Le personnel de l'Equipe Air de la Mission militaire de liaison US mettait un point d'honneur à éviter d'être détenu lors de la collecte
de renseignements au sein de l'ancienne zone d'occupation soviétique. Bien qu'il n'exista pas de définition précise de ce qui constituait l'essence
d'une détention, ma définition personnelle était la suivante : une équipe de reconnaissance n'était considérée comme détenue que quand un
représentant le la komendatura (bureau de la police militaire) locale se déplaçait sur les lieux et qu'une déclaration officielle
(akt) était préparée. Le personnel en mission refusait systématiquement de signer un tel document.
C'est le fait qu'une mission devait être interrompue pour que l'équipe retourne immédiatement à Berlin-Ouest afin de rendre compte, qui
déterminait la gravité d'une détention ou d'un incident. Il s'agissait d'une question de jugement de la part de l'officier en charge de la mission.
Ainsi, se faire prendre lors de l'observation d'une colonne de véhicules et l'établissement de l'akt qui en découlait, ne justifiait pas
l'abandon de la mission. Par contre, si des coups de feu avaient été tirés, l'équipe était supposée rentrer à Berlin-Ouest immédiatement pour remplir
un rapport. En tout état de cause, une détention était susceptible de remonter la chaîne de commandement soviétique. Le commandant de la USMLM
pouvait théoriquement être convoqué à la Direction générale des relations extérieures soviétique (Soviet External Relations Branch - SERB)

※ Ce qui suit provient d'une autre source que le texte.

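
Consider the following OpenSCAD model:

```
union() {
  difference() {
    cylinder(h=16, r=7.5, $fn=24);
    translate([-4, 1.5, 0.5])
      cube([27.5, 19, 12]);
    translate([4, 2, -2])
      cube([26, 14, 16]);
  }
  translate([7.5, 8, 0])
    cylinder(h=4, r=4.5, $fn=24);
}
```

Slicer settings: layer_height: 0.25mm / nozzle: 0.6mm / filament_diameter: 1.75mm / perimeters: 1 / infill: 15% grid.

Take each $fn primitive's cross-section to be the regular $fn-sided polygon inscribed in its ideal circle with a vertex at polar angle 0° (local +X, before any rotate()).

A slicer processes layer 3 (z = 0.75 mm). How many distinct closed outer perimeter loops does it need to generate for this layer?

2

At z = 0.75 mm: the r=7.5 cylinder contributes a regular 24-gon of circumradius 7.5; the cube at (-4, 1.5) (footprint 27.5×19) is included at this height; the cube at (4, 2) (footprint 26×14) is included at this height; Taking the first minus the rest: starting from the r=7.5 cylinder, the 27.5×19 cube at (-4, 1.5) partially overlaps it — only the 54.91 mm² overlap (of its 522.50 mm²) is removed, clipping the outline; the 26×14 cube at (4, 2) misses the remaining region (no effect) — 1 connected region; the r=4.5 cylinder at (7.5, 8) contributes a regular 24-gon of circumradius 4.5; Taking the union: the 2 present regions are separate (no shared area or edge), so areas and boundary lengths simply add and each stays a separate island — 2 connected regions. The result has 2 disconnected regions.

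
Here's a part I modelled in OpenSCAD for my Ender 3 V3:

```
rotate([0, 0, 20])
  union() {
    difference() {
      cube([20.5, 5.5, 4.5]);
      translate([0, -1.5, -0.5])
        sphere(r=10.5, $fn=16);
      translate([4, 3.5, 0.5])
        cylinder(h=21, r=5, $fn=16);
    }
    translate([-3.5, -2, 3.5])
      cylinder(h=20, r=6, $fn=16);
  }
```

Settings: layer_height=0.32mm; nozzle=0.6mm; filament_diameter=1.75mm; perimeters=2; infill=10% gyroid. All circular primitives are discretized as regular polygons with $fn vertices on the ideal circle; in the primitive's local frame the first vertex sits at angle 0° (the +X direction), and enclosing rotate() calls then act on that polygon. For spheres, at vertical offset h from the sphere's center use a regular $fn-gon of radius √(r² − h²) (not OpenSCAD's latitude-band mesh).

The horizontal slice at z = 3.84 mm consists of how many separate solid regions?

2

At z = 3.84 mm: the 20.5×5.5 cube contributes its full rectangle; the r=10.5 sphere at (0, -1.5) contributes a regular 16-gon of circumradius √(10.5²−4.34²) = 9.561; the r=5 cylinder at (4, 3.5) gives a regular 16-gon of circumradius 5 (constant along its height); After the difference (first − rest): starting from the 20.5×5.5 cube, the r=10.5 sphere at (0, -1.5) partially overlaps it — only the 45.29 mm² overlap (of its 279.86 mm²) is removed, clipping the outline; the r=5 cylinder at (4, 3.5) partially overlaps it — only the 3.74 mm² overlap (of its 76.54 mm²) is removed, clipping the outline — 1 connected region; the r=6 cylinder at (-3.5, -2) gives a regular 16-gon of circumradius 6 (constant along its height); Taking the union: the 2 present regions are separate (no shared area or edge), so areas and boundary lengths simply add and each stays a separate island — 2 connected regions; (rotated 20° about Z; rotation is an isometry so areas/perimeters/island counts are preserved). The result has 2 disconnected regions.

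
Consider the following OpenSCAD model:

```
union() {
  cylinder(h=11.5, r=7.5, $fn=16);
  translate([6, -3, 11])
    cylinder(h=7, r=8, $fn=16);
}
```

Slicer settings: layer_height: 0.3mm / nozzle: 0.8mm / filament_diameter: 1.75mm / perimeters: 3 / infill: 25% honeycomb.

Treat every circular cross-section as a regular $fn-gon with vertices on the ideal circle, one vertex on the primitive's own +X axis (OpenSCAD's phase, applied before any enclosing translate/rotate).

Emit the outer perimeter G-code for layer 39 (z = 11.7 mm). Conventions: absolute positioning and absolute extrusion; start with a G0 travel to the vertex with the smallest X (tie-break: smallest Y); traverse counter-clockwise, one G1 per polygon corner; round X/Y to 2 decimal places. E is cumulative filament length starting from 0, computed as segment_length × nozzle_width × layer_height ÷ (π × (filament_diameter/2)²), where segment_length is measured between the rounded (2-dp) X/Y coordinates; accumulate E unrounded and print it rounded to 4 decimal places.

At z = 11.7 mm: the cylinder is absent (z outside [0, 11.5]); the cylinder at (6, -3): section is a regular 16-gon, circumradius r=8; Merging all regions: only the r=8 cylinder at (6, -3) is present, so the union is just that shape — 1 connected region. The outline is a single polygon with 16 vertices. Extrusion per mm of travel: 0.8 × 0.3 / (π × 0.875²) = 0.099780. Accumulating E over each segment gives final E = 4.9836.

G0 X-2.00 Y-3.00 Z11.70
G1 X-1.39 Y-6.06 E0.3113
G1 X0.34 Y-8.66 E0.6229
G1 X2.94 Y-10.39 E0.9346
G1 X6.00 Y-11.00 E1.2459
G1 X9.06 Y-10.39 E1.5572
G1 X11.66 Y-8.66 E1.8688
G1 X13.39 Y-6.06 E2.1804
G1 X14.00 Y-3.00 E2.4918
G1 X13.39 Y0.06 E2.8031
G1 X11.66 Y2.66 E3.1147
G1 X9.06 Y4.39 E3.4263
G1 X6.00 Y5.00 E3.7377
G1 X2.94 Y4.39 E4.0490
G1 X0.34 Y2.66 E4.3606
G1 X-1.39 Y0.06 E4.6722
G1 X-2.00 Y-3.00 E4.9836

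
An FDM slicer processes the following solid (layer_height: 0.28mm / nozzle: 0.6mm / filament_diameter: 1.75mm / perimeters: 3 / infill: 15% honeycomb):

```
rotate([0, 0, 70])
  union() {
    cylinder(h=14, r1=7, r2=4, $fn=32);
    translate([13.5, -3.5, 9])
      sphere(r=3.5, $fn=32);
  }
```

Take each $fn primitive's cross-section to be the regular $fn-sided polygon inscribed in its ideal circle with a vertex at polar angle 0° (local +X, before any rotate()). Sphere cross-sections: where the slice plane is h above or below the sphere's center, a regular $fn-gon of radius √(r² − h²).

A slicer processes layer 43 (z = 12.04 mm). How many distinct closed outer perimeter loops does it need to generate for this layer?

2

At z = 12.04 mm: the cone (r1=7→r2=4) has section circumradius 4.420 here — a regular 32-gon; the sphere at (13.5, -3.5): section is a regular 32-gon, circumradius = √(r²−h²) = √(3.5²−3.04²) = 1.734; Taking the union: the 2 present regions are separate (no shared area or edge), so areas and boundary lengths simply add and each stays a separate island — 2 connected regions; (whole slice rotated 70° about Z — lengths, areas and connectivity unchanged). The result has 2 disconnected regions.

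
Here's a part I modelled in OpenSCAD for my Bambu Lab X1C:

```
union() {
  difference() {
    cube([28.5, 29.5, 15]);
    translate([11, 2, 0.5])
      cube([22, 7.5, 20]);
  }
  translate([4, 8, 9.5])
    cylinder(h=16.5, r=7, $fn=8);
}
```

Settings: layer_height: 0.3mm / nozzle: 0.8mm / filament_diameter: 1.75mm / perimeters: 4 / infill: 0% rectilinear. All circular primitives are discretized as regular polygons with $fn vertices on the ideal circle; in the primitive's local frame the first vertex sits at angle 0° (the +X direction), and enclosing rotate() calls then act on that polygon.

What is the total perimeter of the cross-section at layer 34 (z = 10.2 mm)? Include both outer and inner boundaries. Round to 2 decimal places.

153.08 mm

At z = 10.2 mm: the cube is present — its section is the full 28.5×29.5 rectangle (perimeter 116.00 mm); the cube at (11, 2) is present — its section is the full 22×7.5 rectangle (perimeter 59.00 mm); After the difference (first − rest): starting from the 28.5×29.5 cube, the 22×7.5 cube at (11, 2) partially overlaps it — only the 131.25 mm² overlap (of its 165.00 mm²) is removed, clipping the outline — boundary = 151.00 mm; the r=7 cylinder at (4, 8) contributes a regular 8-gon of circumradius 7 (perimeter = 2·8·7.000·sin(180°/8) = 42.86 mm); Combining (union): the regions partially overlap (shared area 118.67 mm²), so the edge portions inside another operand are dropped and the merged outline is re-measured after clipping — boundary = 153.08 mm. Overall, the cross-section is a single solid region. Total boundary length (outer) = 153.08 mm.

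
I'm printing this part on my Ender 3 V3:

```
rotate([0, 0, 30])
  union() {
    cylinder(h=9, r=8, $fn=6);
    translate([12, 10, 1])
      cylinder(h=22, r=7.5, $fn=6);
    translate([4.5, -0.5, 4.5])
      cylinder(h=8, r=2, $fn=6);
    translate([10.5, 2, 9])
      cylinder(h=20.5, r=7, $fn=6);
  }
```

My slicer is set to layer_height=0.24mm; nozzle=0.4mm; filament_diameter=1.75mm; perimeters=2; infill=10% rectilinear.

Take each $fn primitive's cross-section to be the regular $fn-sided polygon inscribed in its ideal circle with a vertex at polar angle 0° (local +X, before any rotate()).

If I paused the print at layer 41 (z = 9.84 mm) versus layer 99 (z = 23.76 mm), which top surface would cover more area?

Layer 41 (z = 9.84): the cylinder does not reach this height (z outside [0, 9]); the cylinder at (12, 10): section is a regular 6-gon, circumradius r=7.5 (area = (6/2)·7.500²·sin(360°/6) = 146.14 mm²); the r=2 cylinder at (4.5, -0.5) contributes a regular 6-gon of circumradius 2 (area = (6/2)·2.000²·sin(360°/6) = 10.39 mm²); the r=7 cylinder at (10.5, 2) gives a regular 6-gon of circumradius 7 (constant along its height) (area = (6/2)·7.000²·sin(360°/6) = 127.31 mm²); Taking the union: the regions partially overlap — summed areas 283.84 mm² minus the doubly-counted overlap 40.78 mm² gives 243.06 mm² — area = 243.06 mm²; (rotated 30° about Z; rotation is an isometry so areas/perimeters/island counts are preserved). So its area = 243.06 mm². Layer 99 (z = 23.76): the cylinder is not intersected at this z (z outside [0, 9]); the cylinder at (12, 10) does not reach this height (z outside [1, 23]); the cylinder at (4.5, -0.5) is not intersected at this z (z outside [4.5, 12.5]); the cylinder at (10.5, 2): section is a regular 6-gon, circumradius r=7 (area = (6/2)·7.000²·sin(360°/6) = 127.31 mm²); Merging all regions: only the r=7 cylinder at (10.5, 2) is present, so the union is just that shape — area = 127.31 mm²; (whole slice rotated 30° about Z — lengths, areas and connectivity unchanged). So its area = 127.31 mm². Layer 41 is larger (243.06 vs 127.31 mm²).

layer 41 (z = 9.84 mm)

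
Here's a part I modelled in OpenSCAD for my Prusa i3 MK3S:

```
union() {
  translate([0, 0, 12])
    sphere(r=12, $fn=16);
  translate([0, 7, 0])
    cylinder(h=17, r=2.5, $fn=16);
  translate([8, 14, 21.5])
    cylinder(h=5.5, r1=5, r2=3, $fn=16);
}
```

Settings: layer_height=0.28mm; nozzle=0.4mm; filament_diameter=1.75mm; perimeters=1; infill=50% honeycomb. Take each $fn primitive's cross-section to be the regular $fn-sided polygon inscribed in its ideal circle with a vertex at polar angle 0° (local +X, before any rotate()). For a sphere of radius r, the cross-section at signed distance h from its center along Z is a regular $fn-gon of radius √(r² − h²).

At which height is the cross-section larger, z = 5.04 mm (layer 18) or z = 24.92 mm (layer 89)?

layer 18 (z = 5.04 mm)

Layer 18 (z = 5.04): the r=12 sphere contributes a regular 16-gon of circumradius √(12²−6.96²) = 9.775 (area = (16/2)·9.775²·sin(360°/16) = 292.55 mm²); the cylinder at (0, 7): section is a regular 16-gon, circumradius r=2.5 (area = (16/2)·2.500²·sin(360°/16) = 19.13 mm²); the cone at (8, 14) does not reach this height (z outside [21.5, 27]); Combining (union): the r=2.5 cylinder at (0, 7) lies entirely inside the r=12 sphere, so the union is just the r=12 sphere — area = 292.55 mm². So its area = 292.55 mm². Layer 89 (z = 24.92): the sphere is not intersected at this z (|z−center|=12.920 > r=12); the cylinder at (0, 7) is not intersected at this z (z outside [0, 17]); the cone at (8, 14) (r1=5→r2=3) has section circumradius 3.756 here — a regular 16-gon (area = (16/2)·3.756²·sin(360°/16) = 43.20 mm²); Merging all regions: only the cone at (8, 14) is present, so the union is just that shape — area = 43.20 mm². So its area = 43.20 mm². Layer 18 is larger (292.55 vs 43.20 mm²).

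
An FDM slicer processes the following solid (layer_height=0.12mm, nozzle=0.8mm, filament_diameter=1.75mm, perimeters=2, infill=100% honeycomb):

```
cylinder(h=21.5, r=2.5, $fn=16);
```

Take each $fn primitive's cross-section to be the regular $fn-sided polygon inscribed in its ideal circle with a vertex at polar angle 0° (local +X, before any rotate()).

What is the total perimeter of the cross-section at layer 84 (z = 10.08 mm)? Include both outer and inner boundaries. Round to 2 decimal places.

15.61 mm

At z = 10.08 mm: the r=2.5 cylinder contributes a regular 16-gon of circumradius 2.5 (perimeter = 2·16·2.500·sin(180°/16) = 15.61 mm). Overall, the cross-section is a single solid region. Total boundary length (outer) = 15.61 mm.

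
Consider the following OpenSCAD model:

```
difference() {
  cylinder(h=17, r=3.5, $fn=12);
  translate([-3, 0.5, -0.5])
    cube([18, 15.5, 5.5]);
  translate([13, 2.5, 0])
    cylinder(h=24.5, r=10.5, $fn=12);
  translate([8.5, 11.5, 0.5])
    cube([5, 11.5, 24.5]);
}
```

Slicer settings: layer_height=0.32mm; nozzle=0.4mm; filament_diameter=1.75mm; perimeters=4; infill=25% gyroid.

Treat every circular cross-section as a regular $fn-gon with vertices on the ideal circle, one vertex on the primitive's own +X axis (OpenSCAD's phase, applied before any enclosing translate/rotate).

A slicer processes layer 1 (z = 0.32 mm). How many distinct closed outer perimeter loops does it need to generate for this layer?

1

At z = 0.32 mm: the r=3.5 cylinder contributes a regular 12-gon of circumradius 3.5; the cube at (-3, 0.5) (footprint 18×15.5) is included at this height; the r=10.5 cylinder at (13, 2.5) contributes a regular 12-gon of circumradius 10.5; the cube at (8.5, 11.5) does not reach this height (z outside [0.5, 25]); Taking the first minus the rest: starting from the r=3.5 cylinder, the 18×15.5 cube at (-3, 0.5) partially overlaps it — only the 14.69 mm² overlap (of its 279.00 mm²) is removed, clipping the outline; the r=10.5 cylinder at (13, 2.5) partially overlaps it — only the 0.27 mm² overlap (of its 330.75 mm²) is removed, clipping the outline — 1 connected region. The result has 1 disconnected region.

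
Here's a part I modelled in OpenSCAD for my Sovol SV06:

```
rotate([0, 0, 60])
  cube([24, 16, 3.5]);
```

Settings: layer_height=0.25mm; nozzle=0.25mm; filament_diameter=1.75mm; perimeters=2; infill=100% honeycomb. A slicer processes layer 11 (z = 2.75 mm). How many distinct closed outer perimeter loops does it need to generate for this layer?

1

At z = 2.75 mm: the 24×16 cube contributes its full rectangle; (whole slice rotated 60° about Z — lengths, areas and connectivity unchanged). The result has 1 disconnected region.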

à Potsdam afin d'être "grondé" pour les actes ignobles commis par ses subordonnés. Il appartenait à l'officier en mission de reconnaissance de décider sur place
si un retour à Potsdam pour rapporter un incident ou une détention, était opportun. Cela n'aurait certainement pas été une bonne idée, que de
laisser le commandant de la USMLM dans l'ignorance d'une protestation imminente, suite à laquelle il se serait retrouvé sans arguments devant les autorités
soviétiques...
Incident dans les environs de Falkenberg
Un beau jour de l'automne 1973, le capitaine Larry Patterson, le sergent-chef Konrad Spitzenberger et moi-même étions en route pour couvrir les opérations
aériennes à Falkenberg, où des chasseurs FLOGGER B (MiG-23M) étaient arrivés quelques mois auparavant (voir la page précédente décrivant nos observations
des FLOGGER sur place). La communauté du renseignement avait toujours besoin de photographies techniques de qualité de cet appareil et nous espérions en
réaliser. Mais ce qui se passa durant cette mission nous donna à chacun une bonne leçon : ne jamais utiliser l'endroit où vous avez dormi comme point d'observation
préliminaire (pre-OP) ! Nous avions choisi un emplacement au sud de Ubigau, près du petit village de Neumühl. Cela nous plaçait à huit kilomètres à l'est de
l'extrémité de la piste de Falkenberg, suffisamment près de l'aérodrome pour que nous puissions entendre toute activité susceptible de débuter. Nous étions dans
une forêt composée de jeunes sapins côtoyant des arbres adultes. Nous pensions être entrés dans la zone sans nous faire remarquer, et c'était peut-être bien le cas.
Cependant, les forstmeister (gardes forestiers) locaux savaient toujours ce qui se passait dans leur zone de reponsabilité et ils étaient connus pour
leur propension à examiner soigneusement les traces laissées par les visiteurs sur les sentiers forestiers. Après tout, nous n'utilisions pas de pneus soviétiques
ou est-allemands sur nos véhicules, aussi les gravures occidentales des nôtres étaient très distinctes. Cela était particulièrement vrai avec les pneus larges
tout temps des véhicules de la USMLM. Quoi qu'il en soit, quelqu'un nous avait trouvé et les "méchants" avaient préparé une opération de détention contre nous.